This being the month of Christmas, a holiday celebrated among 160 of the 195 countries that make up this planet, I’ve decided to do a monthly installment of how various countries around the world celebrate this special holiday in their kitchens and feature their signature holiday meals. Some may be sides, some may be mains, maybe a dessert or two, some may be a festive drink, or even a complete dinner. Only time will tell by which country my girls have randomly pulled out of Santa’s hat. Click here to see all of my “Christmas In…” series from years’ past.

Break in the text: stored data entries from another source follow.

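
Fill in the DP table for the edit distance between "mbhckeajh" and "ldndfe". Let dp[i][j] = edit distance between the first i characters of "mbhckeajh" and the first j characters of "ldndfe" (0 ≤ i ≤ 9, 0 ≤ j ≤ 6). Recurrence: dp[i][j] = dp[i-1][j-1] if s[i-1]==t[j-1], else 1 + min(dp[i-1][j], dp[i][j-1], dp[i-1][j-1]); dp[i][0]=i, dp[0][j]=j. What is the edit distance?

   ''  l  d  n  d  f  e
''  0  1  2  3  4  5  6
 m  1  1  2  3  4  5  6
 b  2  2  2  3  4  5  6
 h  3  3  3  3  4  5  6
 c  4  4  4  4  4  5  6
 k  5  5  5  5  5  5  6
 e  6  6  6  6  6  6  5
 a  7  7  7  7  7  7  6
 j  8  8  8  8  8  8  7
 h  9  9  9  9  9  9  8

8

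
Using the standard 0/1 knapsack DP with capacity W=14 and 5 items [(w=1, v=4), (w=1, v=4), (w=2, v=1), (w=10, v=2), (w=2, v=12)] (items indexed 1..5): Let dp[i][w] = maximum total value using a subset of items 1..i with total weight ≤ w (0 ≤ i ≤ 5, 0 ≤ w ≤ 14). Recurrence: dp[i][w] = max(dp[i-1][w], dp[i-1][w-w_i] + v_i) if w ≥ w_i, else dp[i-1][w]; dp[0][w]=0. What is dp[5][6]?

21

i\w   0   1   2   3   4   5   6   7   8   9  10  11  12  13  14
  0   0   0   0   0   0   0   0   0   0   0   0   0   0   0   0
  1   0   4   4   4   4   4   4   4   4   4   4   4   4   4   4
  2   0   4   8   8   8   8   8   8   8   8   8   8   8   8   8
  3   0   4   8   8   9   9   9   9   9   9   9   9   9   9   9
  4   0   4   8   8   9   9   9   9   9   9   9   9  10  10  11
  5   0   4  12  16  20  20  21  21  21  21  21  21  21  21  22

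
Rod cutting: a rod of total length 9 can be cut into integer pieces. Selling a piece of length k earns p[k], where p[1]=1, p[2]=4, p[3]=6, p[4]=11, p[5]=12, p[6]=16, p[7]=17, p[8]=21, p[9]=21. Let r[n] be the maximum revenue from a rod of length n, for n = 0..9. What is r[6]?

   n    0    1    2    3    4    5    6    7    8    9
r[n]    0    1    4    6   11   12   16   17   22   23

16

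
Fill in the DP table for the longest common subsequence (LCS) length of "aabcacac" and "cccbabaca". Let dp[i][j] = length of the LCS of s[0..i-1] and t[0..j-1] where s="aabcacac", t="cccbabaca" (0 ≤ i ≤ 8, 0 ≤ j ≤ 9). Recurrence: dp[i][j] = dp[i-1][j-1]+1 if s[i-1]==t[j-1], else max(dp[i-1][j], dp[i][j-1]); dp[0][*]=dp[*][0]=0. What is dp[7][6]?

   ''  c  c  c  b  a  b  a  c  a
''  0  0  0  0  0  0  0  0  0  0
 a  0  0  0  0  0  1  1  1  1  1
 a  0  0  0  0  0  1  1  2  2  2
 b  0  0  0  0  1  1  2  2  2  2
 c  0  1  1  1  1  1  2  2  3  3
 a  0  1  1  1  1  2  2  3  3  4
 c  0  1  2  2  2  2  2  3  4  4
 a  0  1  2  2  2  3  3  3  4  5
 c  0  1  2  3  3  3  3  3  4  5

3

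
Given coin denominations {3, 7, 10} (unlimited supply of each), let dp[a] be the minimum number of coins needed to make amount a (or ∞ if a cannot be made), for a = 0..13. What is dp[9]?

 a  0  1  2  3  4  5  6  7  8  9 10 11 12 13
dp  0  -  -  1  -  -  2  1  -  3  1  -  4  2
(- denotes ∞ / unreachable)

3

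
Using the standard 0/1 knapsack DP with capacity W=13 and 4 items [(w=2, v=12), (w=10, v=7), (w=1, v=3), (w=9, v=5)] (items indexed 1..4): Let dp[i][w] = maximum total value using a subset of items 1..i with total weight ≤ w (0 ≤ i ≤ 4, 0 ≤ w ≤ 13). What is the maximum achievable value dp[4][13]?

22

i\w   0   1   2   3   4   5   6   7   8   9  10  11  12  13
  0   0   0   0   0   0   0   0   0   0   0   0   0   0   0
  1   0   0  12  12  12  12  12  12  12  12  12  12  12  12
  2   0   0  12  12  12  12  12  12  12  12  12  12  19  19
  3   0   3  12  15  15  15  15  15  15  15  15  15  19  22
  4   0   3  12  15  15  15  15  15  15  15  15  17  20  22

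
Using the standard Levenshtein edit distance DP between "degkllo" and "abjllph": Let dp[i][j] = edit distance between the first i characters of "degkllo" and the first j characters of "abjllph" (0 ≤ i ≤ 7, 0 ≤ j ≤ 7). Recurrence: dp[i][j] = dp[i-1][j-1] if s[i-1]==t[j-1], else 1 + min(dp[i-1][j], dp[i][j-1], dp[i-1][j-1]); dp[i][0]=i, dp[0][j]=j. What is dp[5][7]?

6

   ''  a  b  j  l  l  p  h
''  0  1  2  3  4  5  6  7
 d  1  1  2  3  4  5  6  7
 e  2  2  2  3  4  5  6  7
 g  3  3  3  3  4  5  6  7
 k  4  4  4  4  4  5  6  7
 l  5  5  5  5  4  4  5  6
 l  6  6  6  6  5  4  5  6
 o  7  7  7  7  6  5  5  6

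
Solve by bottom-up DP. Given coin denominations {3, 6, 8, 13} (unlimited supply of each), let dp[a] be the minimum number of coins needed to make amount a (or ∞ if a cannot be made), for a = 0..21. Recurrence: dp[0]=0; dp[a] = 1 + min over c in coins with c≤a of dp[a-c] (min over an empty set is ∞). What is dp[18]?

 a  0  1  2  3  4  5  6  7  8  9 10 11 12 13 14 15 16 17 18 19 20 21
dp  0  -  -  1  -  -  1  -  1  2  -  2  2  1  2  3  2  3  3  2  3  2
(- denotes ∞ / unreachable)

3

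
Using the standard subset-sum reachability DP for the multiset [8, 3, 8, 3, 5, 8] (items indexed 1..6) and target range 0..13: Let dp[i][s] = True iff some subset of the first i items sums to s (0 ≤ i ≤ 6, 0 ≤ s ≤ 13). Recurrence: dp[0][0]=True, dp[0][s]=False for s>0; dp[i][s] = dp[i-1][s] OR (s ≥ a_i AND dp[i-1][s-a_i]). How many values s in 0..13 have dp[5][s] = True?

7

i\s   0   1   2   3   4   5   6   7   8   9  10  11  12  13
  0   T   F   F   F   F   F   F   F   F   F   F   F   F   F
  1   T   F   F   F   F   F   F   F   T   F   F   F   F   F
  2   T   F   F   T   F   F   F   F   T   F   F   T   F   F
  3   T   F   F   T   F   F   F   F   T   F   F   T   F   F
  4   T   F   F   T   F   F   T   F   T   F   F   T   F   F
  5   T   F   F   T   F   T   T   F   T   F   F   T   F   T
  6   T   F   F   T   F   T   T   F   T   F   F   T   F   T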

If, like me, you’ve been hearing the much-caroled line “now bring us some figgy pudding” your entire life, but no one has yet brought you any figgy pudding, I got news for you. First, there are no figs in figgy pudding. Second, there is no bacon involved either, like Gonzo indicated to Miss Piggy on the classic “A Christmas Together” album with John Denver, but there is hardened beef fat (suet)! Finally, figgy pudding is quite similar to fruitcake, although fruitcake employs rum, and figgy pudding uses brandy. If you’ve had neither, I’d say figgy pudding is a cross between a fig newton and raisin bread. Oh…and as you’ve surmised by now, figgy pudding is cake, not pudding pudding. So with all these misnomers aside, here’s the recipe!
Mini Figgy Puddings
adapted from The Daring Gourmet, Kimberly Killebrew
This is a bit of a shortcut recipe. Although it is still a multi-day process (especially if you candy your own fruit), the cooking is a mere 40 minutes, as opposed to an 8 hour steaming.
Fruit Preparation
2 tbsp each, finely chopped candied orange and lemon peel (recipe below)
1 cup currants
¾ cup each raisins and golden raisins
2 tbsp each of orange and lemon rind, finely chopped
2 tbsp finely chopped walnuts
½ cup brandy
Cake
4 slices of white bread, pulsed to crumbs in a food processor
1 cup, packed, dark brown sugar
½ cup AP flour
½ tsp baking powder
½ tsp salt
1 tsp allspice
1 tsp cinnamon
1 apple, cored and grated
4 oz beef suet, shredded
2 eggs, lightly beaten
1 tbsp molasses
Zest of 1 lemon and 1 orange
Crème Anglaise
1 cup heavy cream
1 cup whole milk
1 whole vanilla bean, split
4 egg yolks
⅓ cup sugar
2 stp cornstarch
If you’d like to candy your own orange and lemon peel, slice the rind away from 1 orange and 1 lemon. Slice the rind into ¼” wide strips. Boil in water for 10 minutes, drain, rinse, and repeat. Then stir together 1 cup sugar in one cup of water over high heat, stirring once it begins to boil to dissolve all of the sugar. Stir in the drained rind strips and return to a boil. Lower the heat and simmer for 45 minutes, stirring occasionally. Add some superfine sugar to a large ziplock bag. Use tongs or a slotted spoon to remove the rinds from the syrup, allowing it to fall back into the pot. Then transfer the rinds into the bag of sugar and give a good shake. Transfer the sugared rinds to a rack-lined tray and allow to cool and dry for 2-3 days.
The night before making the cake mix, place all of the fruit preparation ingredients in a bowl and pour over the brandy. Stir to combine, cover and allow it to sit at least 8 hours to absorb, stirring every few hours or so.
When ready to prepare the cakes, preheat the oven to 350 degrees.
Place all of the dry ingredients in a bowl and stir to combine.
Add the remaining ingredients (apple to zests) to the bowl of brandied fruit and stir to combine. Then add these ingredients to the bowl of dry ingredients and mix until fully combined.
Grease a mini bundt pan (6 moulds) with cooking spray or butter and pour in the batter. Tap the mould tray on the counter to remove any air bubbles. Set on a baking sheet and bake for 40 minutes, rotating the pan halfway through the bake.
Remove the tray and allow the cakes to cool for about 15 minutes. Invert onto a cooling rack and allow them to cool a bit longer before serving. You can fully cool these and wrap in cling film, followed by aluminum foil, and let them sit for a few days in the basement as well.
While the cakes cool, or just prior to serving, prepare the creme anglaise by pouring the milk and cream into a pot. Swirl in the split vanilla bean and heat over medium-low until bubble form around the edge.
Meanwhile, whisk together the remaining ingredients in a medium bowl. Once the cream has warmed, pour in a ½ cup of it to the bowl of eggs, whisking constantly. Then transfer this mix into the pot and continue cooking, whisking constantly for 1-2 minutes. Remove the vanilla bean and allow to cool for a few minutes.
Place the mini figgy pudding cakes on a serving platter and spoon over a little of the crème anglaise.